Gerilla wants to negotiate with the government
In May, LRA leader Joseph Kony announces via a video recording in southern Sudan (in what is today South Sudan) that he wants to negotiate with the Ugandan government. However, when peace talks start in August in Juba in southern Sudan, Kony and the other LRA leaders who were indicted by the ICC do not participate because of fear of being arrested and sent to the ICC detention center in The Hague. Instead, the LRA negotiates via a group of exile politicians from the Acholi people.
Changed prosecution against opposition politicians
In March, the rape charge against Besigye was discontinued, while the charges of high treason (ie attempts to overthrow Museveni) remain.
The government is accused of electoral fraud
In Parliament, the National Resistance Movement (NRM) gains its own majority by taking home 205 of the 319 seats. The second largest party will be FDC with 37 seats. The opposition parties Uganda’s People’s Congress (UPC) and the Democratic Party (DP) win nine and eight seats respectively. Most of the other mandates go to independent candidates. According to observers, the choice is essentially carried out correctly. The FDC accuses the government side of electoral fraud, but the Supreme Court rejects the party’s demand that the election be redone.
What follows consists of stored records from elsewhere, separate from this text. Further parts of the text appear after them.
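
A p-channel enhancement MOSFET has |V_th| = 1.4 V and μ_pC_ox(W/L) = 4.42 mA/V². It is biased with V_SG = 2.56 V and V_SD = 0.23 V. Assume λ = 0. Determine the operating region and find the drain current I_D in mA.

V_ov = V_SG − |V_th| = 2.56 − 1.4 = 1.16 V.
Since V_SD = 0.23 V < V_ov = 1.16 V, the device is in the triode region.
I_D = k_p [V_ov · V_SD − ½ V_SD²] = 4.42 × [1.16 × 0.23 − 0.5 × 0.23²] = 1.06 mA.

Triode; I_D = 1.06 mA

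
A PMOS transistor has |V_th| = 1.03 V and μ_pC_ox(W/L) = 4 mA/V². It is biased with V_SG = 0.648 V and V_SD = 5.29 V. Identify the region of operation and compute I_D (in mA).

V_SG = 0.648 V < |V_th| = 1.03 V, so the transistor is in cutoff.

Cutoff; I_D = 0 mA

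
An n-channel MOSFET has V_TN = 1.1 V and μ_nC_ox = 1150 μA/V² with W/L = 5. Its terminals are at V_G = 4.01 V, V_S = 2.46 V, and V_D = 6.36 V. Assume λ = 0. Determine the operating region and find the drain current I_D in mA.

V_GS = V_G − V_S = 4.01 − 2.46 = 1.55 V; V_DS = V_D − V_S = 6.36 − 2.46 = 3.9 V.
k_n = μ_nC_ox · (W/L) = 5.75 mA/V².
V_ov = V_GS − V_TN = 1.55 − 1.1 = 0.45 V.
Since V_DS = 3.9 V ≥ V_ov = 0.45 V, the device is in saturation.
I_D = ½ k_n V_ov² = 0.5 × 5.75 × 0.45² = 0.582 mA.

Saturation; I_D = 0.582 mA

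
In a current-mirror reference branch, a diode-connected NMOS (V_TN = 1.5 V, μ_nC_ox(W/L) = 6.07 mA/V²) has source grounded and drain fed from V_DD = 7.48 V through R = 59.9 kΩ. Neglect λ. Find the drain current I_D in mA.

I_D = 0.0969 mA

With gate tied to drain, V_GS = V_DS ≥ V_GS − V_TN, so the device is in saturation.
KCL at the drain: ½ k_n (V_GS − V_TN)² = (V_DD − V_GS)/R.
Let x = V_GS − 1.5. Then 182 x² + x − 5.98 = 0, giving x = 0.179 V (positive root), so V_GS = 1.68 V.
I_D = (V_DD − V_GS)/R = (7.48 − 1.68) / 59.9 = 0.0969 mA.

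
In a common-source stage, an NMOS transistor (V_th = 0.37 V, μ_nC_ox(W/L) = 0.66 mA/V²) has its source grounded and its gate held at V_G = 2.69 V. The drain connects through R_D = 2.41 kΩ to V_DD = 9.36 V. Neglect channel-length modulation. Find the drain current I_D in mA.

I_D = 1.78 mA

V_GS = V_G = 2.69 V, so V_ov = 2.69 − 0.37 = 2.32 V.
Assume saturation: I_D = ½ k_n V_ov² = 0.5 × 0.66 × 2.32² = 1.78 mA, giving V_DS = V_DD − I_D R_D = 9.36 − 1.78 × 2.41 = 5.08 V.
V_DS = 5.08 V ≥ V_ov = 2.32 V, confirming saturation.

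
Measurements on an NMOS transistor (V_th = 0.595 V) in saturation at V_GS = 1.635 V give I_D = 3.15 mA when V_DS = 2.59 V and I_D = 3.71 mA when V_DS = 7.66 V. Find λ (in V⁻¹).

With V_GS fixed, I_D ∝ (1 + λ V_DS) in saturation, so I_D2/I_D1 = (1 + λ V_DS2)/(1 + λ V_DS1).
3.71/3.15 = 1.178 = (1 + 7.66 λ)/(1 + 2.59 λ).
Solving: λ (I_D1 V_DS2 − I_D2 V_DS1) = I_D2 − I_D1, so λ = (3.71 − 3.15) / (3.15 × 7.66 − 3.71 × 2.59) = 0.56 / 14.5 = 0.0386 V⁻¹.

λ = 0.0386 V⁻¹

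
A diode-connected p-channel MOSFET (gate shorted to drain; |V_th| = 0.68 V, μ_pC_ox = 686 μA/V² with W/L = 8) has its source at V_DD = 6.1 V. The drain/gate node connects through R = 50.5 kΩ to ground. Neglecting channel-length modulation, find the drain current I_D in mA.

With gate tied to drain, V_SG = V_SD ≥ V_SG − |V_th|, so the device is in saturation.
k_p = μ_pC_ox · (W/L) = 5.488 mA/V².
KCL at the drain: ½ k_p (V_SG − |V_th|)² = (V_DD − V_SG)/R.
Let x = V_SG − 0.68. Then 139 x² + x − 5.42 = 0, giving x = 0.194 V (positive root), so V_SG = 0.874 V.
I_D = (V_DD − V_SG)/R = (6.1 − 0.874) / 50.5 = 0.103 mA.

I_D = 0.103 mA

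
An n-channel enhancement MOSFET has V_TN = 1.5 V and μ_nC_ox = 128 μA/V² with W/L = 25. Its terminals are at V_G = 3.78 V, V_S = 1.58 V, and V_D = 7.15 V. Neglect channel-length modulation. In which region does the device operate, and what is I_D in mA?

Saturation; I_D = 0.784 mA

V_GS = V_G − V_S = 3.78 − 1.58 = 2.2 V; V_DS = V_D − V_S = 7.15 − 1.58 = 5.57 V.
k_n = μ_nC_ox · (W/L) = 3.2 mA/V².
V_ov = V_GS − V_TN = 2.2 − 1.5 = 0.7 V.
Since V_DS = 5.57 V ≥ V_ov = 0.7 V, the device is in saturation.
I_D = ½ k_n V_ov² = 0.5 × 3.2 × 0.7² = 0.784 mA.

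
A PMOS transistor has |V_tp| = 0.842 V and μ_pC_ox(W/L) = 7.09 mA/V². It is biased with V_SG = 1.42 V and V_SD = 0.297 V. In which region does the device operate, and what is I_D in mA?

V_ov = V_SG − |V_tp| = 1.42 − 0.842 = 0.578 V.
Since V_SD = 0.297 V < V_ov = 0.578 V, the device is in the triode region.
I_D = k_p [V_ov · V_SD − ½ V_SD²] = 7.09 × [0.578 × 0.297 − 0.5 × 0.297²] = 0.904 mA.

Triode; I_D = 0.904 mA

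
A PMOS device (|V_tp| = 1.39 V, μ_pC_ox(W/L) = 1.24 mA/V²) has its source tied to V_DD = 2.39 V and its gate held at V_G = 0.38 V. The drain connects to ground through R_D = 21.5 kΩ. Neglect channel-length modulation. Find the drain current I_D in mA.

V_SG = V_DD − V_G = 2.39 − 0.38 = 2.01 V, so V_ov = 2.01 − 1.39 = 0.62 V.
Assume saturation: I_D = ½ k_p V_ov² = 0.5 × 1.24 × 0.62² = 0.238 mA, giving V_SD = V_DD − I_D R_D = 2.39 − 0.238 × 21.5 = -2.73 V.
But -2.73 V < V_ov = 0.62 V, so the device is actually in triode.
In triode I_D = k_p[V_ov V_SD − ½ V_SD²] and I_D = (V_DD − V_SD)/R_D. Equating: 13.3 V_SD² − 17.53 V_SD + 2.39 = 0, giving V_SD = 0.154 V (the root below V_ov).
I_D = (2.39 − 0.154) / 21.5 = 0.104 mA.

I_D = 0.104 mA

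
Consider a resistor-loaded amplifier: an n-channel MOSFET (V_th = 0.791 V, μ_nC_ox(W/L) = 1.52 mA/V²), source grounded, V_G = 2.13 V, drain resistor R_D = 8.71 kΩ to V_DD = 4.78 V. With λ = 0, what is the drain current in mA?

V_GS = V_G = 2.13 V, so V_ov = 2.13 − 0.791 = 1.34 V.
Assume saturation: I_D = ½ k_n V_ov² = 0.5 × 1.52 × 1.34² = 1.36 mA, giving V_DS = V_DD − I_D R_D = 4.78 − 1.36 × 8.71 = -7.09 V.
But -7.09 V < V_ov = 1.34 V, so the device is actually in triode.
In triode I_D = k_n[V_ov V_DS − ½ V_DS²] and I_D = (V_DD − V_DS)/R_D. Equating: 6.62 V_DS² − 18.73 V_DS + 4.78 = 0, giving V_DS = 0.284 V (the root below V_ov).
I_D = (4.78 − 0.284) / 8.71 = 0.516 mA.

I_D = 0.516 mA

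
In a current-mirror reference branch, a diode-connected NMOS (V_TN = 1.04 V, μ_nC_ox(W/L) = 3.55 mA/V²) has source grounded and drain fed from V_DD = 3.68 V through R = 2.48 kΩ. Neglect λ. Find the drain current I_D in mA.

With gate tied to drain, V_GS = V_DS ≥ V_GS − V_TN, so the device is in saturation.
KCL at the drain: ½ k_n (V_GS − V_TN)² = (V_DD − V_GS)/R.
Let x = V_GS − 1.04. Then 4.4 x² + x − 2.64 = 0, giving x = 0.669 V (positive root), so V_GS = 1.71 V.
I_D = (V_DD − V_GS)/R = (3.68 − 1.71) / 2.48 = 0.795 mA.

I_D = 0.795 mA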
Following a violent electoral movement, the presidential and parliamentary elections will be held on February 23, under peaceful conditions. The turnout is 72 percent. Museveni is re-elected president with 59 percent of the vote against 37 percent for Besigye.
Opposition politicians are allowed to stand in elections
Besigye gets a clear sign from the Election Commission to stand in the presidential election and be released in January.